Farmlands, Control of Flooding and Drainage Patterns

 DEFINITION OF SOIL EROSION

Environmental hazard is a term used for any situation or state of events which poses a threat to the surrounding environment and adversely affect plants and animals

SOIL EROSION is the washing away of the soil by heavy rain or wind resulting to the formation of gullies and landslides and leaving behind silt on which plants can no longer grow.

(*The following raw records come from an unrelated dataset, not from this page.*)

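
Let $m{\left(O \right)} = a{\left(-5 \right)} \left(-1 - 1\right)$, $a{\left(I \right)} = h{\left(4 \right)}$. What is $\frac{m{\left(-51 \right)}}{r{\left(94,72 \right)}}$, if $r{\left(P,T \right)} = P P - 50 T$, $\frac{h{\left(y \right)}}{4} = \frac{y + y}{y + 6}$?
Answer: $- \frac{8}{6545} \approx -0.0012223$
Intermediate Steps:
$h{\left(y \right)} = \frac{8 y}{6 + y}$ ($h{\left(y \right)} = 4 \frac{y + y}{y + 6} = 4 \frac{2 y}{6 + y} = \frac{8 y}{6 + y}$)
$a{\left(I \right)} = \frac{16}{5}$ ($a{\left(I \right)} = 8 \cdot 4 \frac{1}{6 + 4} = 8 \cdot 4 \cdot \frac{1}{10} = \frac{16}{5}$)
$r{\left(P,T \right)} = P^{2} - 50 T$
$m{\left(O \right)} = - \frac{32}{5}$ ($m{\left(O \right)} = \frac{16 \left(-1 - 1\right)}{5} = \frac{16}{5} \left(-2\right) = - \frac{32}{5}$)
$\frac{m{\left(-51 \right)}}{r{\left(94,72 \right)}} = - \frac{32}{5 \left(94^{2} - 3600\right)} = - \frac{32}{5 \left(8836 - 3600\right)} = - \frac{32}{5 \cdot 5236} = \left(- \frac{32}{5}\right) \frac{1}{5236} = - \frac{8}{6545}$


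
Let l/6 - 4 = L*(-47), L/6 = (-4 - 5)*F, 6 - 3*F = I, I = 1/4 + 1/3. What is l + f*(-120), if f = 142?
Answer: 10479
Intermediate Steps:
I = 7/12 (I = 1*(¼) + 1*(⅓) = ¼ + ⅓ = 7/12 ≈ 0.58333)
F = 65/36 (F = 2 - ⅓*7/12 = 2 - 7/36 = 65/36 ≈ 1.8056)
L = -195/2 (L = 6*((-4 - 5)*(65/36)) = 6*(-9*65/36) = 6*(-65/4) = -195/2 ≈ -97.500)
l = 27519 (l = 24 + 6*(-195/2*(-47)) = 24 + 6*(9165/2) = 24 + 27495 = 27519)
l + f*(-120) = 27519 + 142*(-120) = 27519 - 17040 = 10479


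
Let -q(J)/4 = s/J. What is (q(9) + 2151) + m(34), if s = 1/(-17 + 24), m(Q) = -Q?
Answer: 133367/63 ≈ 2116.9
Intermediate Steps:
s = ⅐ (s = 1/7 = ⅐ ≈ 0.14286)
q(J) = -4/(7*J)
(q(9) + 2151) + m(34) = (-4/7/9 + 2151) - 1*34 = (-4/7*⅑ + 2151) - 34 = (-4/63 + 2151) - 34 = 135509/63 - 34 = 133367/63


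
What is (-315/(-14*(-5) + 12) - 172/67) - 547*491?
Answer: -1475597247/5494 ≈ -2.6858e+5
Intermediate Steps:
(-315/(-14*(-5) + 12) - 172/67) - 547*491 = (-315/(70 + 12) - 172*1/67) - 268577 = (-315/82 - 172/67) - 268577 = -35209/5494 - 268577 = -1475597247/5494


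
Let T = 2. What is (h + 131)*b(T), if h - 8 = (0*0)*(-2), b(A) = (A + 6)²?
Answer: 8896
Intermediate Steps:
b(A) = (6 + A)²
h = 8 (h = 8 + (0*0)*(-2) = 8 + 0*(-2) = 8 + 0 = 8)
(h + 131)*b(T) = (8 + 131)*(6 + 2)² = 139*8² = 139*64 = 8896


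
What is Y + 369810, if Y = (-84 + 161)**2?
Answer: 375739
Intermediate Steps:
Y = 5929 (Y = 77**2 = 5929)
Y + 369810 = 5929 + 369810 = 375739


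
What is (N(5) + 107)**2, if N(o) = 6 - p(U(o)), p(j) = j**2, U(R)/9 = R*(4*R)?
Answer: 655916952769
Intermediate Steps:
U(R) = 36*R**2 (U(R) = 9*(R*(4*R)) = 9*(4*R**2) = 36*R**2)
N(o) = 6 - 1296*o**4 (N(o) = 6 - (36*o**2)**2 = 6 - 1296*o**4)
(N(5) + 107)**2 = ((6 - 1296*5**4) + 107)**2 = ((6 - 1296*625) + 107)**2 = ((6 - 810000) + 107)**2 = (-809994 + 107)**2 = (-809887)**2 = 655916952769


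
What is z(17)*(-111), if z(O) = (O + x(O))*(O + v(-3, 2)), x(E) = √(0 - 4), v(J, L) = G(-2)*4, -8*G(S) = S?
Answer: -33966 - 3996*I ≈ -33966.0 - 3996.0*I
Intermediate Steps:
G(S) = -S/8
v(J, L) = 1 (v(J, L) = -⅛*(-2)*4 = (¼)*4 = 1)
x(E) = 2*I (x(E) = √(-4) = 2*I)
z(O) = (1 + O)*(O + 2*I) (z(O) = (O + 2*I)*(O + 1) = (O + 2*I)*(1 + O) = (1 + O)*(O + 2*I))
z(17)*(-111) = (17 + 17² + 2*I + 2*I*17)*(-111) = (17 + 289 + 2*I + 34*I)*(-111) = (306 + 36*I)*(-111) = -33966 - 3996*I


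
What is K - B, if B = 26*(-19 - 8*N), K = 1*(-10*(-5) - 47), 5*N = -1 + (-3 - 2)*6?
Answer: -3963/5 ≈ -792.60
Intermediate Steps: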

Soil erosion can also be defined as the removal of topsoil faster than the soil-forming processes can replace it, due to the natural, animal, and human activity (overgrazing, over-cultivation, forest clearing, mechanized farming, etc.). Soil erosion results in land infertility leading to desertification and devastating flooding.
CAUSES OF SOIL EROSION

  1. Excessive Rainfall: Due to excessive rainfall, the top fertile soil is washed away.
  2. Human activities: Human activities accelerate the disappearance of a protective cover of natural vegetation and cause soil erosion.
  3. Overgrazing: Overgrazing leads to the absence of ground vegetation, causes gradual depletion of soil organisms, and soil erosion.
  4. Land use: Humans play a major role in soil erosion through their use and abuse of natural resources, for example, deforestation, grazing, arable land use, faulty farming systems, high crop intensity, construction, mining, etc.
  5. Climate: The two most important climatic factors having a direct effect on erosion are precipitation and wind velocity.
  6. Landforms: Slope, gradient, slope length, and shape of the slope are the important variables of landforms that affect erosion processes for all types of soil erosion, e.g., splash, sheet, rill, and gully erosion.